Looking hippie-sheik in yellow granny glasses and a blue down jacket patched with silver duct tape, Gerry handed me the ancient Mossberg. I slid down the bank, comfortable—although not for long—in a blanket-lined chore coat, olive drab wool pants, and a heavy sweater. I hadn’t trudged a hundred yards before Gerry called, “Are you seeing any tracks?”
“Yeah,” I hollered back. “A few. And some pellets.”
“You’re not getting much action, Bud. Better get down on your hands and knees and move farther into the brush.”
It’s embarrassing to recollect that I crawled for a good ten minutes before I realized that I was being used like a beater to drive game to the lord of the manor. I was about to bust out of there and tell the jerk that either we take turns in the bottoms or he could stuff his lousy rabbit hunt, when Gerry fired. I froze, of course, and peering under the scrub, I could see a cottontail looking confused by the thunder ahead and the Bigfoot behind. Gerry fired again and missed again and the rabbit came hopping tentatively back in my direction. I propped the Mossberg on a limb and shot the first rabbit of the day.
For the next few hours, I stayed down in the bottoms in the snow and tangle and shot three rabbits while Gerry stayed up on the bank and shot one. He told me he’d banged his scope and knocked it out of alignment.
By late afternoon, the occasional spits of snow had become a genuine storm and we called it a day.
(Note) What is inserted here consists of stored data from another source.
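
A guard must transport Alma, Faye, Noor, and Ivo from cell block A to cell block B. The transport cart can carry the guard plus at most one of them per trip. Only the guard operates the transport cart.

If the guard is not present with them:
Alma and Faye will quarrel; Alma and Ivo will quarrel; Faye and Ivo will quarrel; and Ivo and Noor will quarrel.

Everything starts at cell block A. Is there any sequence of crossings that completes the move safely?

No

Whatever the first load, the items left behind include a forbidden pair without the guard. No opening move is safe, so no plan exists.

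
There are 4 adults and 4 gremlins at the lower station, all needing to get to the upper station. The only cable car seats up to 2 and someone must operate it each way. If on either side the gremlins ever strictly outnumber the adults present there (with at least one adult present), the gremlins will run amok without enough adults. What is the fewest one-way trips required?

impossible

Following every safe sequence of crossings from the start, the most of the 8 that can be at the upper station as the cable car arrives there on crossings 1, 3, 5 is 2, 3, 4 respectively; the best ever achieved is 4 of 8.
From crossing 7 on, no configuration arises that was not already reachable earlier: only 11 distinct safe configurations (who is on which side, and where the cable car is) can ever be reached, none of them has everyone across, and every continuation just revisits them. They are: 0 adults + 0 gremlins across (cable car back at the start); 0 adults + 1 gremlin across (cable car there); 0 adults + 1 gremlin across (cable car back at the start); 0 adults + 2 gremlins across (cable car there); 0 adults + 2 gremlins across (cable car back at the start); 0 adults + 3 gremlins across (cable car there); 0 adults + 3 gremlins across (cable car back at the start); 0 adults + 4 gremlins across (cable car there); 1 adult + 1 gremlin across (cable car there); 1 adult + 1 gremlin across (cable car back at the start); 2 adults + 2 gremlins across (cable car there). So no valid plan exists.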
Gerry wasn’t exactly sullen as we drove back through the massing dark, but he certainly wasn’t as animated as he’d been on the ride over. Still, as I stepped out of the Carryall he managed a hearty invitation to rabbit stew. Unsure of how many rabbits would go into his concoction, I allowed him to drive off with all four.
The following evening found me in Forest Park, that trailer ranch set down among old cottonwoods out on the Gallatin. Gerry owned a small silver trailer near the end of a row of 15 or 20 others backed up above the river. The big guy threw open the door as I climbed the steps and a black Lab pushed past his legs to give me a friendly goose. The woodstove pumped out heat, the tape player pumped out John Denver, and the rabbit stew pumped out come-hither aromas. After a beer’s worth of hunting and fishing tales and a salad comprised of lettuce and onions, Gerry lugged a Dutch oven over from the stove and set it down on the center of the table.
“Dig in,” he boomed, back to his exuberant self.
Enticed by the yummy smell, I filled my bowl with a portion that would have had Emily Post rapping my knuckles. The first spoonful was excellent, but there was an exotic taste I couldn’t identify. “Prunes,” he declared, beaming like he’d discovered electricity. “Prunes and brandy.” I took another bite—and nearly lost a tooth on a chunk of bone. “Oops,” Gerry said as I placed the bone on my salad plate. I took another bite and stuck a splinter of bone into the roof of my mouth.
“Shit,” I said, “what’s with the freaking bones?” I knew it was going to be bad when Gerry wouldn't look me in the eye.
“I got caught up in the Vikings game and ran short of time. Instead of boning the rabbit, I chopped it into stew-sized chunks with a cleaver.”
“Did you at least skin the freaking thing?”
“Of course,” he said, like I was way out of line for asking.